11 That question has been solved in a way, and perhaps satisfies every one. But I bare still a subject of concern, and what concerns me I shall impart to you, that, in some sort inquiring together, I may through His revelation be found worthy with you to attain the solution. Hear, then, what it is that moves me. By the Prophet Ezekiel the Lord rebukes the shepherds, and among other things says of the sheep, “The wandering sheep have ye not recalled.” He both declares it a wanderer, and calls it a sheep.

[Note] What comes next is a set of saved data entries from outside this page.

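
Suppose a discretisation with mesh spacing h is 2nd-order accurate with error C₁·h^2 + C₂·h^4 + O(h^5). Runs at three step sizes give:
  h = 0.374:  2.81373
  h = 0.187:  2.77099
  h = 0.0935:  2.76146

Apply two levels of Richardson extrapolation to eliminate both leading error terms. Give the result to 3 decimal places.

First eliminate the h^2 term (factor 2^2 = 4):
  B₁ = (4·2.77099 − 2.81373)/3 = 2.75674
  B₂ = (4·2.76146 − 2.77099)/3 = 2.75828
Then eliminate the h^4 term (factor 2^4 = 16):
  (16·2.75828 − 2.75674)/15 = 2.75838

2.758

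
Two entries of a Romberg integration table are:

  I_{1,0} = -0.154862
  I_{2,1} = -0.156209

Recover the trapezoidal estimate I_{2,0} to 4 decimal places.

-0.1559

From I_{2,1} = (4·I_{2,0} − I_{1,0})/3, solve for I_{2,0}:
4·I_{2,0} = 3·(-0.156209) + (-0.154862) = -0.623489
I_{2,0} = -0.155872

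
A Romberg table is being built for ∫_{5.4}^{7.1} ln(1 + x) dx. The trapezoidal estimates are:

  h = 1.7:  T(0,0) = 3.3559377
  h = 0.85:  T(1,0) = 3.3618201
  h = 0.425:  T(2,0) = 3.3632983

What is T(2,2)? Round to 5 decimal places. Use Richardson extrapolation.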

If, while wandering, it was a sheep, whose voice was it hearing to lead it astray? For doubtless it would not be straying were it hearing the shepherd's voice: but it strayed just because it heard another's voice; it heard the voice of the thief and the robber. Surely the sheep do not hear the voice of robbers. “Those that came,” He said—and we are to understand, apart from me—that is, “those that came apart from me are thieves and robbers, and the sheep did not hear them.”
Lord, if the sheep did not hear them, how can the sheep wander? If the sheep hear only You, and You are the truth, whoever hears the truth cannot certainly fall into error. But they err, and are called sheep. For if, in the very midst of their wandering, they were not called sheep, it would not be said by Ezekiel, “The wandering sheep have ye not recalled.” How is it at the same time a wanderer and a sheep? Has it heard the voice of another? Surely “the sheep did not hear them.”
Accordingly many are just now being gathered into Christ's fold, and from being heretics are becoming Catholics. They are rescued from the thieves, and restored to the shepherds: and sometimes they murmur, and become wearied of Him that calls them back, and have no true knowledge of him that would murder them; nevertheless also, when, after a struggle, those have come who are sheep, they recognize the Shepherd's voice, and are glad they have come, and are ashamed of their wandering.
When, then, they were glorying in that state of error as in the truth, and were certainly not hearing the Shepherd's voice, but were following another, were they sheep, or were they not? If they were sheep, how can it be the case that the sheep do not listen to aliens? If they were not sheep, wherefore the rebuke addressed to those to whom it is said, “The wandering sheep have ye not recalled”? In the case also of those already become catholic Christians, and believers of good promise, evils sometimes occur: they are seduced into error, and after their error are restored.
When they were thus seduced, and were rebaptized, or after the companionship of the Lord's fold were turned back again into their former error, were they sheep, or were they not? Certainly they were Catholics. If they were faithful Catholics, they were sheep. If they were sheep, how was it that they could listen to the voice of a stranger when the Lord says, “The sheep did not hear them”?